Presumably he put his baggage down and felt it would be okay to remarry. And then she had some other man's child, a child of mixed race who looked nothing like my father and they got divorced over that.

He paid child support until that kid was like five or six. And when he met my mother, his single-parent sister's name was on his savings account.

He was in Germany. This was the 1950s. Nothing was instant back then. If he died while single, he wanted his sister and her son to get the money without going through probate.

They had an agreement that she could "dip in" to the money "for emergencies" and after he got with my mother, he learned she had been dipping in so regularly that the equivalent of a YEAR of his well-paid salary was gone.

He said not one word to her. He quietly closed the account to prevent her from stealing more from him and never discussed it with her ever. And didn't carry a grudge.

He met my mother and, I dunno, maybe moved soon after. Moved within Germany, but was no longer near her.

Again, this was the 1950s. No PayPal. No wire transfers. Etc.

He asked her to come see him -- come live with him -- and he sent her money three times in the mail -- cash -- to pay her way. She never received the first two. It was likely stolen but for all he knew she was lying to him and pocketing the money.

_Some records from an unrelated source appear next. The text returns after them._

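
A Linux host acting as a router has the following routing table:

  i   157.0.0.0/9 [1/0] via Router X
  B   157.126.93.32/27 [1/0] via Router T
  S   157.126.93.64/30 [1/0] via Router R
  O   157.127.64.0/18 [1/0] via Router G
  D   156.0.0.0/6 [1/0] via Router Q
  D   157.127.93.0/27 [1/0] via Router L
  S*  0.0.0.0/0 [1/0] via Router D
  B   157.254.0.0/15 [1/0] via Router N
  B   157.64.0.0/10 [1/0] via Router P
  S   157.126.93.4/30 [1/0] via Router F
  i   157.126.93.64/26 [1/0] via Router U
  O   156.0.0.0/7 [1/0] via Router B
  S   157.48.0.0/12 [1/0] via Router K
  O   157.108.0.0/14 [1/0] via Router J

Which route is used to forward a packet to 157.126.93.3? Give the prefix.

Entries matching 157.126.93.3:
  0.0.0.0/0 (default, matches everything)
  156.0.0.0/6 (156.0.0.0 - 159.255.255.255)
  156.0.0.0/7 (156.0.0.0 - 157.255.255.255)
  157.0.0.0/9 (157.0.0.0 - 157.127.255.255)
  157.64.0.0/10 (157.64.0.0 - 157.127.255.255)
Most specific is 157.64.0.0/10.

157.64.0.0/10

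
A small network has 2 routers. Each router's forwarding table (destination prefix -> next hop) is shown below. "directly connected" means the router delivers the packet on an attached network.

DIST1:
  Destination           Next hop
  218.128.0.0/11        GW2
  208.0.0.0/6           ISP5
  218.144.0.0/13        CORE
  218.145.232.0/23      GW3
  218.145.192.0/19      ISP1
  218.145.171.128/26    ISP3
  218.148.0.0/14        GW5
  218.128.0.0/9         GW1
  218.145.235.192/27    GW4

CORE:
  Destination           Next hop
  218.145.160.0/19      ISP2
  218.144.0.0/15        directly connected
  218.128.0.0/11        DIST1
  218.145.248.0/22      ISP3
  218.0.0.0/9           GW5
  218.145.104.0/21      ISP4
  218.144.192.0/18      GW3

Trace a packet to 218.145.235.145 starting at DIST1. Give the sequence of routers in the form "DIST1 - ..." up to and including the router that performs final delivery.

DIST1 - CORE

At DIST1: longest match for 218.145.235.145 is 218.144.0.0/13 -> CORE
At CORE: longest match for 218.145.235.145 is 218.144.0.0/15 -> directly connected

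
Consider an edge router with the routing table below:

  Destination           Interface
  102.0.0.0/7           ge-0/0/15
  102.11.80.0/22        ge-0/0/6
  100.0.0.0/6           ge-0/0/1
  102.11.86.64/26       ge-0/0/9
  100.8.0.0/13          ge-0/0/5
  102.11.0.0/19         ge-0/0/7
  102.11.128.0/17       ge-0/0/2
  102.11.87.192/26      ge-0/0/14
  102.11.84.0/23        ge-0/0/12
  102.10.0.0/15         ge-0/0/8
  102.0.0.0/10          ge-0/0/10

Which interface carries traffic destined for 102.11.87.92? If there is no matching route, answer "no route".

Routes whose prefix contains 102.11.87.92:
  100.0.0.0/6 (100.0.0.0 - 103.255.255.255) -> ge-0/0/1
  102.0.0.0/7 (102.0.0.0 - 103.255.255.255) -> ge-0/0/15
  102.0.0.0/10 (102.0.0.0 - 102.63.255.255) -> ge-0/0/10
  102.10.0.0/15 (102.10.0.0 - 102.11.255.255) -> ge-0/0/8
More-specific entries that do NOT match:
  102.11.86.64/26 (102.11.86.64 - 102.11.86.127) does not contain 102.11.87.92
  102.11.87.192/26 (102.11.87.192 - 102.11.87.255) does not contain 102.11.87.92
  102.11.84.0/23 (102.11.84.0 - 102.11.85.255) does not contain 102.11.87.92
  102.11.80.0/22 (102.11.80.0 - 102.11.83.255) does not contain 102.11.87.92
  102.11.0.0/19 (102.11.0.0 - 102.11.31.255) does not contain 102.11.87.92
  102.11.128.0/17 (102.11.128.0 - 102.11.255.255) does not contain 102.11.87.92
Longest matching prefix is /15 -> interface ge-0/0/8.

ge-0/0/8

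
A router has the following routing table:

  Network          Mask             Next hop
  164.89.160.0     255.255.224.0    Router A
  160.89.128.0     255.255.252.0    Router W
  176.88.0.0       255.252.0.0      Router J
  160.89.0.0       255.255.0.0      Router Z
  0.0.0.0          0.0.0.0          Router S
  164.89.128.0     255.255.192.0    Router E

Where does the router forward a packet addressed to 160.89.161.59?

Routes whose prefix contains 160.89.161.59:
  0.0.0.0/0 (default, matches everything) -> Router S
  160.89.0.0/16 (160.89.0.0 - 160.89.255.255) -> Router Z
More-specific entries that do NOT match:
  160.89.128.0/22 (160.89.128.0 - 160.89.131.255) does not contain 160.89.161.59
  164.89.160.0/19 (164.89.160.0 - 164.89.191.255) does not contain 160.89.161.59
  164.89.128.0/18 (164.89.128.0 - 164.89.191.255) does not contain 160.89.161.59
Longest matching prefix is /16 -> next hop Router Z.

Router Z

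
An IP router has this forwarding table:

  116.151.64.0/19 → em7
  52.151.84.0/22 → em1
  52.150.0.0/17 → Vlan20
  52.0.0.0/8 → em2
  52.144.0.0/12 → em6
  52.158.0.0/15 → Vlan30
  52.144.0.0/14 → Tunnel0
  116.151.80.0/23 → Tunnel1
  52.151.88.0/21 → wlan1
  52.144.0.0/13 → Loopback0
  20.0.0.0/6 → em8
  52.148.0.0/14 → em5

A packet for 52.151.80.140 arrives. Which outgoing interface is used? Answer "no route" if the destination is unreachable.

em5

Routes whose prefix contains 52.151.80.140:
  52.0.0.0/8 (52.0.0.0 - 52.255.255.255) -> em2
  52.144.0.0/12 (52.144.0.0 - 52.159.255.255) -> em6
  52.144.0.0/13 (52.144.0.0 - 52.151.255.255) -> Loopback0
  52.148.0.0/14 (52.148.0.0 - 52.151.255.255) -> em5
More-specific entries that do NOT match:
  116.151.80.0/23 (116.151.80.0 - 116.151.81.255) does not contain 52.151.80.140
  52.151.84.0/22 (52.151.84.0 - 52.151.87.255) does not contain 52.151.80.140
  52.151.88.0/21 (52.151.88.0 - 52.151.95.255) does not contain 52.151.80.140
  116.151.64.0/19 (116.151.64.0 - 116.151.95.255) does not contain 52.151.80.140
  52.150.0.0/17 (52.150.0.0 - 52.150.127.255) does not contain 52.151.80.140
  52.158.0.0/15 (52.158.0.0 - 52.159.255.255) does not contain 52.151.80.140
Longest matching prefix is /14 -> interface em5.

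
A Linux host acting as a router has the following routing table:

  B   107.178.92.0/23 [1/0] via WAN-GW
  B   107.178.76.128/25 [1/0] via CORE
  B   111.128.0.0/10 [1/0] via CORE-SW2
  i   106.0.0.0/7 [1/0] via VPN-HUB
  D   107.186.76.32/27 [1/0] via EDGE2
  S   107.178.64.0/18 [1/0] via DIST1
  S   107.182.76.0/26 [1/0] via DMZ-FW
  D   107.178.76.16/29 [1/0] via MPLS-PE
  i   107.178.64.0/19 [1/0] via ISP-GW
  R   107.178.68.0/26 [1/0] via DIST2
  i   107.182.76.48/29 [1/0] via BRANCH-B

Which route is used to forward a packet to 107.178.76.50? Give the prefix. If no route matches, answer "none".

Entries matching 107.178.76.50:
  106.0.0.0/7 (106.0.0.0 - 107.255.255.255)
  107.178.64.0/18 (107.178.64.0 - 107.178.127.255)
  107.178.64.0/19 (107.178.64.0 - 107.178.95.255)
Most specific is 107.178.64.0/19.

107.178.64.0/19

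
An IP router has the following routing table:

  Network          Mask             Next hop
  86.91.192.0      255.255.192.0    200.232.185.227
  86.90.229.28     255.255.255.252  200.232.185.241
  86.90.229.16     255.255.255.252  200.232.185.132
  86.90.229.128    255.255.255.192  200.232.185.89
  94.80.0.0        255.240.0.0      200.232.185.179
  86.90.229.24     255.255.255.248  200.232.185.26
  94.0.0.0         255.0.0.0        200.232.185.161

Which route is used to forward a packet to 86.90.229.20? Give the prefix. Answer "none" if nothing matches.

none

86.90.229.20 is outside every listed prefix and there is no default route.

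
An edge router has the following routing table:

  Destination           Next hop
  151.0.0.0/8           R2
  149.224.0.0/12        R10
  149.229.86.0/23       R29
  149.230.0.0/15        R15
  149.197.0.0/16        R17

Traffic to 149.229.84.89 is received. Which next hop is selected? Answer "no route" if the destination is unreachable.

R10

Routes whose prefix contains 149.229.84.89:
  149.224.0.0/12 (149.224.0.0 - 149.239.255.255) -> R10
More-specific entries that do NOT match:
  149.229.86.0/23 (149.229.86.0 - 149.229.87.255) does not contain 149.229.84.89
  149.197.0.0/16 (149.197.0.0 - 149.197.255.255) does not contain 149.229.84.89
  149.230.0.0/15 (149.230.0.0 - 149.231.255.255) does not contain 149.229.84.89
Longest matching prefix is /12 -> next hop R10.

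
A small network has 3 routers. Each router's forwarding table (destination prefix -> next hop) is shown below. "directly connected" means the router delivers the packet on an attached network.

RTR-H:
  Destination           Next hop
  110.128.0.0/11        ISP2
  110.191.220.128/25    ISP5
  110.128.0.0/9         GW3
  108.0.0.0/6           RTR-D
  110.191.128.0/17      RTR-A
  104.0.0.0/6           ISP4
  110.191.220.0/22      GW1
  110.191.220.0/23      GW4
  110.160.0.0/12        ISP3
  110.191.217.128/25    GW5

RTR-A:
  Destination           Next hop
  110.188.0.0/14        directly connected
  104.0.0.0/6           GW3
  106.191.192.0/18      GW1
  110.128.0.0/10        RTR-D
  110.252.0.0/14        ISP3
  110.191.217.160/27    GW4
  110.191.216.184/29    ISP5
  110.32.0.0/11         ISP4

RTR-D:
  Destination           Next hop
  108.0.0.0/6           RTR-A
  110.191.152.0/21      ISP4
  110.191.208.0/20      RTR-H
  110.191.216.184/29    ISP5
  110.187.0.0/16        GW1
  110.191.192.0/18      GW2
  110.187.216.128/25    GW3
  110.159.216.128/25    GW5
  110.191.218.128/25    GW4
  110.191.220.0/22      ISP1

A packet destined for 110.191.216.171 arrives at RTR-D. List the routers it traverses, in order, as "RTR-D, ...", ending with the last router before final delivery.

At RTR-D: longest match for 110.191.216.171 is 110.191.208.0/20 -> RTR-H
At RTR-H: longest match for 110.191.216.171 is 110.191.128.0/17 -> RTR-A
At RTR-A: longest match for 110.191.216.171 is 110.188.0.0/14 -> directly connected

RTR-D, RTR-H, RTR-A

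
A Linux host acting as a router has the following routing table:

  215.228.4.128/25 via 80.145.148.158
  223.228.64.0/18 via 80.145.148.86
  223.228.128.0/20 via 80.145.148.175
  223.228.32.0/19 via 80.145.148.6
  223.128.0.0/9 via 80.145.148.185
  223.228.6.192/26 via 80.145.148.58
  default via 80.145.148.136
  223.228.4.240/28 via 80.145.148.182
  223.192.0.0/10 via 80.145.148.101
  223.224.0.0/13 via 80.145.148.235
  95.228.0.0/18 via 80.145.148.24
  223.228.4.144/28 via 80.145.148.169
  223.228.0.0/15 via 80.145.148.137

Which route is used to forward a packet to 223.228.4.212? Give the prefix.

Entries matching 223.228.4.212:
  0.0.0.0/0 (default, matches everything)
  223.128.0.0/9 (223.128.0.0 - 223.255.255.255)
  223.192.0.0/10 (223.192.0.0 - 223.255.255.255)
  223.224.0.0/13 (223.224.0.0 - 223.231.255.255)
  223.228.0.0/15 (223.228.0.0 - 223.229.255.255)
Most specific is 223.228.0.0/15.

223.228.0.0/15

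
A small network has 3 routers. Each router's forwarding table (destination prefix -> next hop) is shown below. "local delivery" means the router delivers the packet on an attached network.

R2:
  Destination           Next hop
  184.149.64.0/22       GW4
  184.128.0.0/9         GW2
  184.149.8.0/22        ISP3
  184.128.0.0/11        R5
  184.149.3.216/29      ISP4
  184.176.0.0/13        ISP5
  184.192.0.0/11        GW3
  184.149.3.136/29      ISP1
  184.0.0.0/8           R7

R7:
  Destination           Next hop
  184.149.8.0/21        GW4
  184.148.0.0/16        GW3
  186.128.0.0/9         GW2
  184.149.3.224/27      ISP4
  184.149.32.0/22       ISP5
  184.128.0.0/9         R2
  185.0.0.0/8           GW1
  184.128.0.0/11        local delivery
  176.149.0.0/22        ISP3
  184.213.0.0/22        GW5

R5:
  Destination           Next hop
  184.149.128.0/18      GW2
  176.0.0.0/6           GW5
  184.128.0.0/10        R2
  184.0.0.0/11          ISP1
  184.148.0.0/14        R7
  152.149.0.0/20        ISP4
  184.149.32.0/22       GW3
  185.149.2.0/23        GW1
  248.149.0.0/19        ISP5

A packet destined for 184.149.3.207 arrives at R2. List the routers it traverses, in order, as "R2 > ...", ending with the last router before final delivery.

At R2: longest match for 184.149.3.207 is 184.128.0.0/11 -> R5
At R5: longest match for 184.149.3.207 is 184.148.0.0/14 -> R7
At R7: longest match for 184.149.3.207 is 184.128.0.0/11 -> local delivery

R2 > R5 > R7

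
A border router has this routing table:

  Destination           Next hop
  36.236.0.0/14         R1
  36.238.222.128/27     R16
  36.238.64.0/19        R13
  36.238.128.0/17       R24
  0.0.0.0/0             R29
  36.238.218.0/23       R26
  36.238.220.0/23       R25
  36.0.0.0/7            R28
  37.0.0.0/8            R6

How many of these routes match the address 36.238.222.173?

4

Prefixes containing 36.238.222.173:
  0.0.0.0/0 (default, matches everything)
  36.0.0.0/7 (36.0.0.0 - 37.255.255.255)
  36.236.0.0/14 (36.236.0.0 - 36.239.255.255)
  36.238.128.0/17 (36.238.128.0 - 36.238.255.255)
Total matching entries: 4.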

My very, very, very reserved mother shocked me when I called her to tell her I was pregnant with my first child. She shocked me by left-handedly admitting to HAVING SEX WITH MY DAD.

I lost like twenty pounds to morning sickness before learning I was pregnant and after getting out of the hospital I called her to let her know I was expecting and she -- LE GASP -- said to me "I always knew what I had done the night before because I was throwing up the next morning."

So dad has mom move to where he lives and he's got a house set up and he convinces her he will marry her and the paperwork will take six weeks. So she moves in with him and they start sleeping together and she is pregnant in the first two weeks.

She went to get "plan B" -- medication to abort the baby. She figured he would assume she was LYING to him and "showed up that way" -- pregnant with another man's baby.

Dad desperately wanted kids and really was crazy about my mother. He begged her to keep the baby and made some undisclosed list of promises to her, including "I will RETIRE in Germany if you marry me." Because when he met her she said to him initially "Go date someone else. I'm NOT moving to America."

So she has the baby but the expectation that the paperwork would take six weeks is not how it went. It took more like two years and they had a pile of paperwork two feet high to get it approved and my sister was born out of wedlock because of it.

He moved my mom and sister two or three times at his expense out of pocket because they weren't married, so the military wasn't covering it, and he kept getting relocated at different duty stations around Germany.

He finally went back to the states and got assigned to a different unit or something on the theory that his commander was preventing their marriage and after that the paperwork finally went through. Meanwhile, my mother figured she would never see him again while he was in the states.

They were married at least fifty years when he finally died. After his death, going through old papers, my mother found a piece of paper saying about my sister in essence "This baby is LEGITIMATE. You evil fuckers fucked up. This couple was MARRIED, by god, when this baby was born."

I got married at age nineteen as my only means to get the hell out of Dodge. I would have joined the army if I could but I knew my health was too frail. I would have accepted my scholarship to UGA if I could have but I knew my health was too frail. Getting hitched was my only viable path out.

No man will ever live up to my father. They all disappoint me.

I imagine I will be alone for the rest of my life.